Com o passar dos anos, a demanda por melhora genética do rebanho e a redução do intervalo entre prenhezes deu espaço a uma nova tecnologia no mercado: a produção de embriões In Vitro. Conhecida como PIV (Produção de Embriões In Vitro) ou mais popularmente como FIV (Fertilização In Vitro), esta técnica inicialmente surgiu com o objetivo de tratar a infertilidade em humanos e, posteriormente, foi aplicada a animais. Assim, os primeiros registros da técnica foram registrados há 40 anos em humanos e desde então muitos avanços foram alcançados.

A primeira tecnologia reprodutiva aplicada a bovinos foi a Inseminação Artificial (IA), que começou a ser utilizada no início dos anos 1900. O objetivo desta técnica era obter o melhoramento genético do rebanho por meio do uso de sêmen de alta qualidade. O surgimento dessa tecnologia causou uma revolução no campo, pois além dos benefícios genéticos a IA tornava desnecessário ao produtor a criação de touros. Contudo, apesar da melhora reprodutiva do rebanho, a inseminação artificial não era um método tão eficaz porque era necessário esperar e reconhecer o estro natural de cada animal.

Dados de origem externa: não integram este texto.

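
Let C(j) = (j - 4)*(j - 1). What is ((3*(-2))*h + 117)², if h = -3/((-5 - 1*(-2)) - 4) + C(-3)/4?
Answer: 257049/49 ≈ 5245.9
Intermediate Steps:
C(j) = (-1 + j)*(-4 + j) (C(j) = (-4 + j)*(-1 + j) = (-1 + j)*(-4 + j))
h = 52/7 (h = -3/((-5 - 1*(-2)) - 4) + (4 + (-3)² - 5*(-3))/4 = -3/((-5 + 2) - 4) + (4 + 9 + 15)*(¼) = -3/(-3 - 4) + 28*(¼) = -3/(-7) + 7 = -3*(-⅐) + 7 = 3/7 + 7 = 52/7 ≈ 7.4286)
((3*(-2))*h + 117)² = ((3*(-2))*(52/7) + 117)² = (-6*52/7 + 117)² = (-312/7 + 117)² = (507/7)² = 257049/49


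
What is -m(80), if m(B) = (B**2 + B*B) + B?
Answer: -12880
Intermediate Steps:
m(B) = B + 2*B**2 (m(B) = (B**2 + B**2) + B = 2*B**2 + B = B + 2*B**2)
-m(80) = -80*(1 + 2*80) = -80*(1 + 160) = -80*161 = -1*12880 = -12880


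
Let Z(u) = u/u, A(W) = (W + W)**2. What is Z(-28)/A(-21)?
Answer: 1/1764 ≈ 0.00056689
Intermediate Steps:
A(W) = 4*W**2 (A(W) = (2*W)**2 = 4*W**2)
Z(u) = 1
Z(-28)/A(-21) = 1/(4*(-21)**2) = 1/(4*441) = 1/1764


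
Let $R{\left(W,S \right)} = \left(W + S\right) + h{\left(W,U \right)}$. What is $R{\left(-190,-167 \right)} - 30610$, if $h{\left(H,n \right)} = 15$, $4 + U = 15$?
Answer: $-30952$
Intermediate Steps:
$U = 11$ ($U = -4 + 15 = 11$)
$R{\left(W,S \right)} = 15 + S + W$ ($R{\left(W,S \right)} = \left(W + S\right) + 15 = \left(S + W\right) + 15 = 15 + S + W$)
$R{\left(-190,-167 \right)} - 30610 = \left(15 - 167 - 190\right) - 30610 = -342 - 30610 = -30952$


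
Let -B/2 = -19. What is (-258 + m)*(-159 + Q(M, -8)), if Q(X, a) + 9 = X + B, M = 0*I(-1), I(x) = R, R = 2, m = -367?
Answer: 81250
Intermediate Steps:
B = 38 (B = -2*(-19) = 38)
I(x) = 2
M = 0 (M = 0*2 = 0)
Q(X, a) = 29 + X (Q(X, a) = -9 + (X + 38) = -9 + (38 + X) = 29 + X)
(-258 + m)*(-159 + Q(M, -8)) = (-258 - 367)*(-159 + (29 + 0)) = -625*(-159 + 29) = -625*(-130) = 81250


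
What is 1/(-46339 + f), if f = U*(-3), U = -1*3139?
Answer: -1/36922 ≈ -2.7084e-5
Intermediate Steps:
U = -3139
f = 9417 (f = -3139*(-3) = 9417)
1/(-46339 + f) = 1/(-46339 + 9417) = 1/(-36922) = -1/36922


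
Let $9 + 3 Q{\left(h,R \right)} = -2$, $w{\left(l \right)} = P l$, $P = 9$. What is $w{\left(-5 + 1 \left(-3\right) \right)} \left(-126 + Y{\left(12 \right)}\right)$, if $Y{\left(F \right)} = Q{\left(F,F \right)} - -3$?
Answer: $9120$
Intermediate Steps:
$w{\left(l \right)} = 9 l$
$Q{\left(h,R \right)} = - \frac{11}{3}$ ($Q{\left(h,R \right)} = -3 + \frac{1}{3} \left(-2\right) = -3 - \frac{2}{3} = - \frac{11}{3}$)
$Y{\left(F \right)} = - \frac{2}{3}$ ($Y{\left(F \right)} = - \frac{11}{3} - -3 = - \frac{11}{3} + 3 = - \frac{2}{3}$)
$w{\left(-5 + 1 \left(-3\right) \right)} \left(-126 + Y{\left(12 \right)}\right) = 9 \left(-5 + 1 \left(-3\right)\right) \left(-126 - \frac{2}{3}\right) = 9 \left(-5 - 3\right) \left(- \frac{380}{3}\right) = 9 \left(-8\right) \left(- \frac{380}{3}\right) = \left(-72\right) \left(- \frac{380}{3}\right) = 9120$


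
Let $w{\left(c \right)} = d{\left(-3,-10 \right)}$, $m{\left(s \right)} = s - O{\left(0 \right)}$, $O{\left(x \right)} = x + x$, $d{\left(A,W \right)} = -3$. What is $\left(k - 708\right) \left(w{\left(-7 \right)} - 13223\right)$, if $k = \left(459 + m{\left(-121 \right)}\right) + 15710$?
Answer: $-202886840$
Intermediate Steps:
$O{\left(x \right)} = 2 x$
$m{\left(s \right)} = s$ ($m{\left(s \right)} = s - 2 \cdot 0 = s - 0 = s + 0 = s$)
$w{\left(c \right)} = -3$
$k = 16048$ ($k = \left(459 - 121\right) + 15710 = 338 + 15710 = 16048$)
$\left(k - 708\right) \left(w{\left(-7 \right)} - 13223\right) = \left(16048 - 708\right) \left(-3 - 13223\right) = 15340 \left(-13226\right) = -202886840$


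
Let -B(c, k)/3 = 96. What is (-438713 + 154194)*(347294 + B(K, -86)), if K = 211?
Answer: -98729800114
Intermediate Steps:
B(c, k) = -288 (B(c, k) = -3*96 = -288)
(-438713 + 154194)*(347294 + B(K, -86)) = (-438713 + 154194)*(347294 - 288) = -284519*347006 = -98729800114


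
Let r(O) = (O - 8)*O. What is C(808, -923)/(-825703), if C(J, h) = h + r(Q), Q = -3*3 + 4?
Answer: 858/825703 ≈ 0.0010391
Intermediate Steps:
Q = -5 (Q = -9 + 4 = -5)
r(O) = O*(-8 + O) (r(O) = (-8 + O)*O = O*(-8 + O))
C(J, h) = 65 + h (C(J, h) = h - 5*(-8 - 5) = h - 5*(-13) = h + 65 = 65 + h)
C(808, -923)/(-825703) = (65 - 923)/(-825703) = -858*(-1/825703) = 858/825703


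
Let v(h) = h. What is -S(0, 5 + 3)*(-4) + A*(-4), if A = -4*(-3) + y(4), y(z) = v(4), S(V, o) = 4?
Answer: -48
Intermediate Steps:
y(z) = 4
A = 16 (A = -4*(-3) + 4 = 12 + 4 = 16)
-S(0, 5 + 3)*(-4) + A*(-4) = -4*(-4) + 16*(-4) = -1*(-16) - 64 = 16 - 64 = -48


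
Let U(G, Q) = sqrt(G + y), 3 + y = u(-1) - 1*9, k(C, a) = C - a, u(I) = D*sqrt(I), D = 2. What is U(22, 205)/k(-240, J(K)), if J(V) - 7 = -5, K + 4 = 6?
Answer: -sqrt(10 + 2*I)/242 ≈ -0.013132 - 0.0013003*I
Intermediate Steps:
K = 2 (K = -4 + 6 = 2)
u(I) = 2*sqrt(I)
J(V) = 2 (J(V) = 7 - 5 = 2)
y = -12 + 2*I (y = -3 + (2*sqrt(-1) - 1*9) = -3 + (2*I - 9) = -3 + (-9 + 2*I) = -12 + 2*I ≈ -12.0 + 2.0*I)
U(G, Q) = sqrt(-12 + G + 2*I) (U(G, Q) = sqrt(G + (-12 + 2*I)) = sqrt(-12 + G + 2*I))
U(22, 205)/k(-240, J(K)) = sqrt(-12 + 22 + 2*I)/(-240 - 1*2) = sqrt(10 + 2*I)/(-240 - 2) = sqrt(10 + 2*I)/(-242) = sqrt(10 + 2*I)*(-1/242) = -sqrt(10 + 2*I)/242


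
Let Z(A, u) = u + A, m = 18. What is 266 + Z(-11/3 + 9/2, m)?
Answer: 1709/6 ≈ 284.83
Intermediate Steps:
Z(A, u) = A + u
266 + Z(-11/3 + 9/2, m) = 266 + ((-11/3 + 9/2) + 18) = 266 + (⅚ + 18) = 266 + 113/6 = 1709/6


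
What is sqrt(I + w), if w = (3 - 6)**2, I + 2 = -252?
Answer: 7*I*sqrt(5) ≈ 15.652*I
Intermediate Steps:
I = -254 (I = -2 - 252 = -254)
w = 9 (w = (-3)**2 = 9)
sqrt(I + w) = sqrt(-254 + 9) = sqrt(-245) = 7*I*sqrt(5)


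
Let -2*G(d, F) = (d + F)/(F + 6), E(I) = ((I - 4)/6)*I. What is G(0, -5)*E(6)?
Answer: 5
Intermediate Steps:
E(I) = I*(-⅔ + I/6) (E(I) = ((-4 + I)*(⅙))*I = (-⅔ + I/6)*I = I*(-⅔ + I/6))
G(d, F) = -(F + d)/(2*(6 + F)) (G(d, F) = -(d + F)/(2*(F + 6)) = -(F + d)/(2*(6 + F)))
G(0, -5)*E(6) = ((-1*(-5) - 1*0)/(2*(6 - 5)))*((⅙)*6*(-4 + 6)) = ((½)*(5 + 0)/1)*((⅙)*6*2) = ((½)*1*5)*2 = (5/2)*2 = 5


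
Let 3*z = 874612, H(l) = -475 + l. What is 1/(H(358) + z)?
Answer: 3/874261 ≈ 3.4315e-6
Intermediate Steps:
z = 874612/3 (z = (⅓)*874612 = 874612/3 ≈ 2.9154e+5)
1/(H(358) + z) = 1/((-475 + 358) + 874612/3) = 1/(-117 + 874612/3) = 1/(874261/3) = 3/874261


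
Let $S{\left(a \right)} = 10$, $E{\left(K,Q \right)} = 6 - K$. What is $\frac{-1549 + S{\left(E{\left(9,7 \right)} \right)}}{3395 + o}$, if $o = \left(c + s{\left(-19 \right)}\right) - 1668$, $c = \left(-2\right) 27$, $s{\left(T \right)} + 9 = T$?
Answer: $- \frac{1539}{1645} \approx -0.93556$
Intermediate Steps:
$s{\left(T \right)} = -9 + T$
$c = -54$
$o = -1750$ ($o = \left(-54 - 28\right) - 1668 = -82 - 1668 = -1750$)
$\frac{-1549 + S{\left(E{\left(9,7 \right)} \right)}}{3395 + o} = \frac{-1549 + 10}{3395 - 1750} = - \frac{1539}{1645}$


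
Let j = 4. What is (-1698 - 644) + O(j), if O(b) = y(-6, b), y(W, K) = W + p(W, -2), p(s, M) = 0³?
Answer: -2348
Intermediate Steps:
p(s, M) = 0
y(W, K) = W (y(W, K) = W + 0 = W)
O(b) = -6
(-1698 - 644) + O(j) = (-1698 - 644) - 6 = -2342 - 6 = -2348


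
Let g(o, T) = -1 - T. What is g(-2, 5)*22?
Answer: -132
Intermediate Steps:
g(-2, 5)*22 = (-1 - 1*5)*22 = (-1 - 5)*22 = -6*22 = -132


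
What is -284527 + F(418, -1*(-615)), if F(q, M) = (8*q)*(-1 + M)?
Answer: 1768689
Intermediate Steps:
F(q, M) = 8*q*(-1 + M)
-284527 + F(418, -1*(-615)) = -284527 + 8*418*(-1 - 1*(-615)) = -284527 + 8*418*(-1 + 615) = -284527 + 8*418*614 = -284527 + 2053216 = 1768689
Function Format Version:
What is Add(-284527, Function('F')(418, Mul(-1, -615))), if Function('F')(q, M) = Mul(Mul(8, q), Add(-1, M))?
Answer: 1768689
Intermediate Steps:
Function('F')(q, M) = Mul(8, q, Add(-1, M))
Add(-284527, Function('F')(418, Mul(-1, -615))) = Add(-284527, Mul(8, 418, Add(-1, Mul(-1, -615)))) = Add(-284527, Mul(8, 418, Add(-1, 615))) = Add(-284527, Mul(8, 418, 614)) = Add(-284527, 2053216) = 1768689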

Com o objetivo de acelerar o melhoramento genético, surgiu também a técnica de superovulação e coleta dos embriões, onde uma vaca superestimulada pode ser inseminada e produzir vários embriões, os quais são lavados e transferidos para outras receptoras. Desta forma, era possível obter-se mais de um embrião por ciclo da mesma vaca, possibilitando um aumento da prole de animais geneticamente superiores com maior rapidez. Essa prática se iniciou entre os anos 1940 e 1950, mas só foi ser utilizada em larga escala a partir de 1970.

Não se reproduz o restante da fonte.